Govt to facilitate FDI in health, education: Montek
New Delhi, Nov 28 (UNI) Clarifying doubts on government policy, Planning Commission Deputy Chairman Montek Singh Ahluwalia said the Centre will create a more conducive environment for private sector investment in health and education, move ahead with financial sector reforms and dilute government equity in public sector enterprises through the IPO route.
These remarks from Dr Ahluwalia came in response to questions raised by participants at the ongoing 22nd India Economic Summit, jointly organised by the World Economic Forum and CII, here yesterday.
The Plan Panel Deputy Chief, however, showed reluctance on the issue of divestment, saying that it was politically a sensitive matter.
''Privatisation would imply selling government equity. This is difficult and the official policy is that profit-making PSUs would not be divested. But there is abundant scope for bringing down government stake by issuing fresh equity through the IPO route,'' he said.
Dr Ahluwalia said given the political hitches it was not worth its while to go in for privatisation. But the private sector can expand by leaps and bounds and even occupy a bigger place than the public sector by growing faster and through sale of new equity in the public sector.
He admitted that there was strong political resistance to raising FDI caps in insurance from 26 per cent to 49 per cent, but said other aspects of reform of the financial services could go on. In this connection he cited increasing the size of the corporate debt market.
Dr Ahluwalia, however, said that without substantial financial sector reforms it would not be possible to achieve a nine per cent growth in the eleventh plan period (2007-11).
The eminent economist said there were no major restrictions on private sector investments in the health sector or making profits from it. However, there were restrictions on making profits in the field of education, the existing policy being that returns in this sector should merely cover costs.

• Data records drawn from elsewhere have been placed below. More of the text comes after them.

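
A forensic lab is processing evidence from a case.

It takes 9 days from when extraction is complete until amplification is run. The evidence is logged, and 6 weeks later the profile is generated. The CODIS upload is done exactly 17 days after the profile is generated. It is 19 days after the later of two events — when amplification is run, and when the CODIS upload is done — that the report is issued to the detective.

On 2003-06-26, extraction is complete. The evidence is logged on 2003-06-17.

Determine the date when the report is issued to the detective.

2003-09-03

Extraction is complete: Jun 26, 2003.
Amplification is run: Jun 26, 2003 + 9 days = Jul 5, 2003.
The evidence is logged: Jun 17, 2003.
The profile is generated: Jun 17, 2003 + 6 weeks = Jul 29, 2003.
The CODIS upload is done: Jul 29, 2003 + 17 days = Aug 15, 2003.
Both prerequisites met — amplification is run (Jul 5, 2003), the CODIS upload is done (Aug 15, 2003); the later is Aug 15, 2003.
The report is issued to the detective: Aug 15, 2003 + 19 days = Sep 3, 2003.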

Dr Ahluwalia said the needs of both the health and education were so huge that much bigger private sector investments alone can enable fulfilling the needs of the growing populace.

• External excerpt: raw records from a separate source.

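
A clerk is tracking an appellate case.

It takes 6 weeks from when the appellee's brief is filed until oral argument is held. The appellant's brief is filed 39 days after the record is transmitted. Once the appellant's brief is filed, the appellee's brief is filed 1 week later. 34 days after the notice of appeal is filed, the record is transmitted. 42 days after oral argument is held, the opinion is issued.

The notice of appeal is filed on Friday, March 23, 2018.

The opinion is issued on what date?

The notice of appeal is filed: Mar 23, 2018.
The record is transmitted: Mar 23, 2018 + 34 days = Apr 26, 2018.
The appellant's brief is filed: Apr 26, 2018 + 39 days = Jun 4, 2018.
The appellee's brief is filed: Jun 4, 2018 + 1 week = Jun 11, 2018.
Oral argument is held: Jun 11, 2018 + 6 weeks = Jul 23, 2018.
The opinion is issued: Jul 23, 2018 + 42 days = Sep 3, 2018.

Monday, September 3, 2018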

About profits from the education sector, Dr Ahluwalia said the Commission was awaiting the report of the Knowledge Commission and would give a fresh look to the entire issue. The Approach Paper to the next Plan has argued against restrictions of this kind.
Dr Ahluwalia was hopeful that the NDC at its meeting on December 9, 2006, would clear the Approach Paper.
He said the quality of public sector delivery in social sectors leaves much to be desired. It was critical to improve upon this, he added.
Dr Ahluwalia outlined the Approach to the Eleventh Plan, which has been cleared by the Cabinet. This would involve stepping up agricultural growth rate from two per cent to four per cent, thrust to the development of infrastructure and emphasis on social sector development.